GraphQL Mesh aims to get query language running anywhere

GraphQL Mesh aims to get query language running anywhere

GraphQL-focused open source group The Guild has shared its newest project, GraphQL Mesh, with the world, promising devs a way to use the query language for data access in all sorts of APIs – not just those running it.

According to the group, which also takes care of projects such as GraphQL CLI and GraphQL Inspector, “the goal of GraphQL Mesh is to let developers easily access services that are written in other APIs’ specs (such as gRPC, OpenAPI, Swagger, oData, SOAP, and also GraphQL) with GraphQL queries and mutations.” The services apparently don’t have to be changed in the process and Mesh is supposed to be able to run anywhere as an SDK.

The list of possible use cases for now includes scenarios in which data is meant to be aggregated, transformed, and linked across multiple APIs or accessed and fetched across microservices without having to rely on single services that could become a central point of failure. GraphQL Mesh is also meant as a way of offering a type-safe querying option for legacy APIs.

Once installed, the project can act as a data proxy, using common libraries to wrap other API services.
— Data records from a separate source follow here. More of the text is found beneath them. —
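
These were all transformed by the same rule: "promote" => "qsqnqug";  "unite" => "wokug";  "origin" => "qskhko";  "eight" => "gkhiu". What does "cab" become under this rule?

Two shifts are in play — +2 for a/e/i/o/u, +1 for every other letter.
On cab: c(cons)+1=d, a(vowel)+2=c, b(cons)+1=c.

dcc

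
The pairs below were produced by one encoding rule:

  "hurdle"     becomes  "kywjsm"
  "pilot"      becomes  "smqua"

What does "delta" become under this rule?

In hurdle: h→k is +3, u→y is +4, r→w is +5, d→j is +6 — the shift increases by 1 each position. Letter i (0-indexed) is shifted by i+3, so successive shifts are 3, 4, 5, ….
For delta: d+3=g, e+4=i, l+5=q, t+6=z, a+7=h.

giqzh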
The Mesh readme states that “You can use this proxy locally in your service or application by running the GraphQL schema locally (with GraphQL execute), or you can deploy this as a gateway layer to your internal service.”
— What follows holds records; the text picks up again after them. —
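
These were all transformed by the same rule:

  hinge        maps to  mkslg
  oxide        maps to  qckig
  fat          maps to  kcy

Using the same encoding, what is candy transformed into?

hcsid

The shift depends on letter class: consonant h→m is +5, but vowel i→k is +2. The rule splits by letter class: vowels +2, consonants +5.
For candy: c(cons)+5=h, a(vowel)+2=c, n(cons)+5=s, d(cons)+5=i, y(cons)+5=d.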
Under the hood, the project collects API schema specifications from services, creates a runtime instance of a “fully-typed SDK” for the latter, and converts API specifications into the GraphQL schema. Since this can prove quite tricky, with all the different approaches APIs use, the project mostly draws on the openapi-to-graphql library for that. Afterwards, custom schema transformations and extensions are used, and a fully-typed, single schema, GraphQL SDK to fetch data from the services is created. 
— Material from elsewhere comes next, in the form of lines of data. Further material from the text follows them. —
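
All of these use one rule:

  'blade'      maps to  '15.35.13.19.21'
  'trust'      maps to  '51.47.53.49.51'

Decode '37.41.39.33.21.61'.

With a=1..z=26, the number is 2·pos + 11.
Decoding 37.41.39.33.21.61: 37→(37−11)÷2=13=m, 41→(41−11)÷2=15=o, 39→(39−11)÷2=14=n, 33→(33−11)÷2=11=k, 21→(21−11)÷2=5=e, 61→(61−11)÷2=25=y.

monkey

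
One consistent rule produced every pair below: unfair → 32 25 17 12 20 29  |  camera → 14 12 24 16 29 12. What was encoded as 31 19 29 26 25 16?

throne

u is letter #21 and maps to 32: an offset of 11. Letters become their 1-based position plus 11 (so a→12, b→13, …).
Decoding 31 19 29 26 25 16: 31→(31−11)÷1=20=t, 19→(19−11)÷1=8=h, 29→(29−11)÷1=18=r, 26→(26−11)÷1=15=o, 25→(25−11)÷1=14=n, 16→(16−11)÷1=5=e.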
Currently, GraphQL Mesh supports GraphQL endpoints, Swagger and version 2 and 3 of the OpenAPI specification, JSON schema structures for requests and responses, Postgres database/gRPC/protobuf schemas, the SOAP specification, and a Mongoose schema wrapper. Work on support for Apollo Federation services, and OData specifications is meanwhile still in progress.

In fact, the whole project should be considered in progress (at the time of writing, builds were currently failing), so there will surely be lots of breaking changes before the project can be unleashed into production – even though The Guild claims Mesh already being “a huge upgrade for us and our clients”.